Since the 1970s, Western medical researchers have known that one of the ways acupuncture works is by releasing endorphins, the body’s natural painkillers. A recent National Institutes of Health randomized, controlled study of 570 people with osteoarthritis of the knee, showed that real acupuncture, as opposed to sham acupuncture and NSAIDs, used as a control, provided pain relief and improved function by 30%. This study can be found in the December 21, 2004 issue of the Annals of Internal Medicine. Hundreds of thousands of Americans attain pain relief through acupuncture each year, according to a recent national survey conducted by the Centers for Disease Control and Prevention. Western medicine has been researching for a very short time in comparison to the age of acupuncture’s origins:  what is acupuncture and why does it work with our bodies—it is hard to explain each individual’s energy force by Western ways of thinking. Here is the traditional Chinese medicine explanation: the source of acupuncture.

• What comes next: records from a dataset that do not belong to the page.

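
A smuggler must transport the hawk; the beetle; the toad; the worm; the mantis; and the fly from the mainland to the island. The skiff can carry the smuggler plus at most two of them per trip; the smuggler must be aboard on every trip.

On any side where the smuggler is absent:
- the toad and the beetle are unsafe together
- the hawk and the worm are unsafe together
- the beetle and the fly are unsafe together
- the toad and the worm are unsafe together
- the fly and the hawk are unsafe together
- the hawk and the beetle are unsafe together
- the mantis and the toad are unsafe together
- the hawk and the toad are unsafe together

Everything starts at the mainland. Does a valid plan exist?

Whatever the first load, the items left behind include a forbidden pair without the smuggler. No opening move is safe, so no plan exists.

No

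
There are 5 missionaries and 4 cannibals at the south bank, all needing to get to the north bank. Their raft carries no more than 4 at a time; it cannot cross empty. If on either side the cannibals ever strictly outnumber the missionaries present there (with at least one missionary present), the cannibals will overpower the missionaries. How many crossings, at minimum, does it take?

Counting alone: each trip to the north bank takes at most 4 across and each return brings at least 1 back, so after t trips out (and t−1 returns) at most 4t − (t−1) of the 9 are across; that first reaches 9 at t = 3, so at least 5 crossings are needed.
The plan below uses exactly 5 crossings, so it is optimal:
1. 3 cannibals → the north bank.  (the south bank: 5M 1C; the north bank: 0M 3C)
2. 1 cannibal ← the south bank.  (the south bank: 5M 2C; the north bank: 0M 2C)
3. 3 missionaries and 1 cannibal → the north bank.  (the south bank: 2M 1C; the north bank: 3M 3C)
4. 1 cannibal ← the south bank.  (the south bank: 2M 2C; the north bank: 3M 2C)
5. 2 missionaries and 2 cannibals → the north bank.  (the south bank: 0M 0C; the north bank: 5M 4C)

5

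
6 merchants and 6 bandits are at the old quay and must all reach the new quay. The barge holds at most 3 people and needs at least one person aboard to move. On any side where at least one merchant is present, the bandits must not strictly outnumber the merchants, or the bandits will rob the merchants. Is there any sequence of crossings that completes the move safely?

Following every safe sequence of crossings from the start, the most of the 12 that can be at the new quay as the barge arrives there on crossings 1, 3, 5 is 3, 5, 6 respectively; the best ever achieved is 6 of 12.
From crossing 7 on, no configuration arises that was not already reachable earlier: only 17 distinct safe configurations (who is on which side, and where the barge is) can ever be reached, none of them has everyone across, and every continuation just revisits them. They are: 0 merchants + 0 bandits across (barge back at the start); 0 merchants + 1 bandit across (barge there); 0 merchants + 1 bandit across (barge back at the start); 0 merchants + 2 bandits across (barge there); 0 merchants + 2 bandits across (barge back at the start); 0 merchants + 3 bandits across (barge there); 0 merchants + 3 bandits across (barge back at the start); 0 merchants + 4 bandits across (barge there); 0 merchants + 4 bandits across (barge back at the start); 0 merchants + 5 bandits across (barge there); 0 merchants + 5 bandits across (barge back at the start); 0 merchants + 6 bandits across (barge there); 1 merchant + 1 bandit across (barge there); 1 merchant + 1 bandit across (barge back at the start); 2 merchants + 2 bandits across (barge there); 2 merchants + 2 bandits across (barge back at the start); 3 merchants + 3 bandits across (barge there). So no valid plan exists.

No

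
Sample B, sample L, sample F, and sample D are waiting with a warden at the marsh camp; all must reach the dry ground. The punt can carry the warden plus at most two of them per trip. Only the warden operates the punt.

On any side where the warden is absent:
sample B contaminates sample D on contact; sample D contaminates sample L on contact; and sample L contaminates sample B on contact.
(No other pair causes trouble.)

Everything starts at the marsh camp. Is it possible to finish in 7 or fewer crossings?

Yes

Yes — this plan uses 5 crossings (≤ 7):
1. Warden goes to the dry ground with sample B and sample L.
2. Warden goes back to the marsh camp with sample B.
3. Warden goes to the dry ground with sample B and sample F.
4. Warden goes back to the marsh camp with sample B.
5. Warden goes to the dry ground with sample B and sample D.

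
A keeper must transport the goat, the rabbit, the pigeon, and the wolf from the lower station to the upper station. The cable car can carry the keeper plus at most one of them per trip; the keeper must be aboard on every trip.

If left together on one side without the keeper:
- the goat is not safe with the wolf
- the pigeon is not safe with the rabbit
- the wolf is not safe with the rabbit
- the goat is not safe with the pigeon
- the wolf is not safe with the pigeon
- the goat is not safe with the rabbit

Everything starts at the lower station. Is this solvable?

No

Whatever the first load, the items left behind include a forbidden pair without the keeper. No opening move is safe, so no plan exists.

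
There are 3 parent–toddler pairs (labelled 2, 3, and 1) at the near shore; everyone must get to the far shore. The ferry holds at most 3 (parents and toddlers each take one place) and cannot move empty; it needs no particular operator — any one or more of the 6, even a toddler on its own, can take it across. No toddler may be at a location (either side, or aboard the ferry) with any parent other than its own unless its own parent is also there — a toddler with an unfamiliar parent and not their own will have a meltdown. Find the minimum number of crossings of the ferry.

Counting alone: each trip to the far shore takes at most 3 across and each return brings at least 1 back, so after t trips out (and t−1 returns) at most 3t − (t−1) of the 6 are across; that first reaches 6 at t = 3, so at least 5 crossings are needed.
The plan below uses exactly 5 crossings, so it is optimal:
1. parent 2 and toddler 2 cross → the far shore.
2. parent 2 crosses ← the near shore.
3. parent 1, parent 2, and parent 3 cross → the far shore.
4. toddler 2 crosses ← the near shore.
5. toddler 1, toddler 2, and toddler 3 cross → the far shore.

5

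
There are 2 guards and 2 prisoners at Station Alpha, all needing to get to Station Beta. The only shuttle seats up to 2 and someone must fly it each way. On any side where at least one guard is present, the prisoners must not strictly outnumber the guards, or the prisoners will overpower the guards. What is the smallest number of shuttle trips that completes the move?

Counting alone: each trip to Station Beta takes at most 2 across and each return brings at least 1 back, so after t trips out (and t−1 returns) at most 2t − (t−1) of the 4 are across; that first reaches 4 at t = 3, so at least 5 crossings are needed.
The plan below uses exactly 5 crossings, so it is optimal:
1. 2 prisoners → Station Beta.  (Station Alpha: 2G 0P; Station Beta: 0G 2P)
2. 1 prisoner ← Station Alpha.  (Station Alpha: 2G 1P; Station Beta: 0G 1P)
3. 2 guards → Station Beta.  (Station Alpha: 0G 1P; Station Beta: 2G 1P)
4. 1 prisoner ← Station Alpha.  (Station Alpha: 0G 2P; Station Beta: 2G 0P)
5. 2 prisoners → Station Beta.  (Station Alpha: 0G 0P; Station Beta: 2G 2P)

5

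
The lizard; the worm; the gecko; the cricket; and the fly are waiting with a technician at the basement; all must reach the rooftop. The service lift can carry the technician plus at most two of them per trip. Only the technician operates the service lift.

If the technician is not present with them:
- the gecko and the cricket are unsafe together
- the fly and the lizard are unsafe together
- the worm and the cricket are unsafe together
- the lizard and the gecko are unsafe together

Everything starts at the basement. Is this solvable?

Yes

1. Technician goes to the rooftop with the cricket and the lizard.
2. Technician goes back to the basement alone.
3. Technician goes to the rooftop with the worm.
4. Technician goes back to the basement with the cricket.
5. Technician goes to the rooftop with the fly and the gecko.
6. Technician goes back to the basement with the lizard.
7. Technician goes to the rooftop with the cricket and the lizard.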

In traditional Chinese medicine terms, good health depends upon three things:

  1. unobstructed flow through the body of energy, or Qi (pronounced chee), along 12 major channels,
  2. balance between the two life forces — cooling passive yin, and warming active yang,
  3. good lifestyle practices including expressed emotions.  

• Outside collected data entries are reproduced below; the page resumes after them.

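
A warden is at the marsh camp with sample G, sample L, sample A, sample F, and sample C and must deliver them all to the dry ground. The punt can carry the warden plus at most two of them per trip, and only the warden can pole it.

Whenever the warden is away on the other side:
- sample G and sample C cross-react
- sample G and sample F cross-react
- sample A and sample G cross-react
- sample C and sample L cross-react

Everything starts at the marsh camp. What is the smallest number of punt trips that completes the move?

5

Counting alone: the warden can take at most 2 across per trip to the dry ground, so moving all 5 needs at least 3 loaded trips out, with a return between consecutive ones — at least 5 crossings.
The plan below uses exactly 5 crossings, so it is optimal:
1. Warden goes to the dry ground with sample G and sample L.  [the marsh camp: sample A, sample C, sample F | the dry ground: sample G, sample L]
2. Warden goes back to the marsh camp alone.  [the marsh camp: sample A, sample C, sample F | the dry ground: sample G, sample L]
3. Warden goes to the dry ground with sample A and sample F.  [the marsh camp: sample C | the dry ground: sample A, sample F, sample G, sample L]
4. Warden goes back to the marsh camp with sample G.  [the marsh camp: sample C, sample G | the dry ground: sample A, sample F, sample L]
5. Warden goes to the dry ground with sample C and sample G.  [the marsh camp: — | the dry ground: sample A, sample C, sample F, sample G, sample L]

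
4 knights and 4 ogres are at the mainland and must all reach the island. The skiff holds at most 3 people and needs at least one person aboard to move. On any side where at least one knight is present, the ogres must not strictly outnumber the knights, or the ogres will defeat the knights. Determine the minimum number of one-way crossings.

Counting alone: each trip to the island takes at most 3 across and each return brings at least 1 back, so after t trips out (and t−1 returns) at most 3t − (t−1) of the 8 are across; that first reaches 8 at t = 4, so at least 7 crossings are needed.
The safety rule pushes this higher. Following every safe sequence of crossings, the most of the 8 that can be at the island as the skiff arrives there on crossing 7 is 7 — never all 8.
So no plan with fewer than 9 crossings exists, and this one achieves 9:
1. 2 ogres → the island.  (the mainland: 4K 2O; the island: 0K 2O)
2. 1 ogre ← the mainland.  (the mainland: 4K 3O; the island: 0K 1O)
3. 3 ogres → the island.  (the mainland: 4K 0O; the island: 0K 4O)
4. 1 ogre ← the mainland.  (the mainland: 4K 1O; the island: 0K 3O)
5. 3 knights → the island.  (the mainland: 1K 1O; the island: 3K 3O)
6. 1 knight and 1 ogre ← the mainland.  (the mainland: 2K 2O; the island: 2K 2O)
7. 2 knights → the island.  (the mainland: 0K 2O; the island: 4K 2O)
8. 1 ogre ← the mainland.  (the mainland: 0K 3O; the island: 4K 1O)
9. 3 ogres → the island.  (the mainland: 0K 0O; the island: 4K 4O)

9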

Illness or pain occurs when the flow of qi is blocked, or when one life force dominates the other.  Acupuncture acts upon the channels of Qi to keep our energy flowing, which moves the blood circulation. In the form of treatment most widely practiced in the U.S., hair-thin needles are inserted into the skin at specific points along the channels to redirect or unblock stagnant Qi. Each internal organ has its own channel of Qi which connects to other organs, orifice, muscle, tissue, and then ultimately to the brain energetically. The acupuncture stimulates the Qi and blood to move through the body towards the central nervous system (spine to brain) to release endorphins for pain, neurotransmitters like serotonin for depression, hypothalamus to balance hormones, vestibular center for nausea, and on and on.  Most humans undergo stress throughout life, emotions are involved, and physical detrimental problems result, such as stress induced asthma, panic attacks, insomnia, high blood pressure, sickness, shallow breathing, autoimmune diseases, irritable bowel syndrome, tight and painful muscles, migraines, PMS, etc. Do these sound familiar? Traditional Chinese medicine, including acupuncture, qigong and tai-chi, herbs, and nutrition addresses stress and pain by finding the root cause. By treating the root cause, the secondary health issues subside, and balance arrives in our mind and body.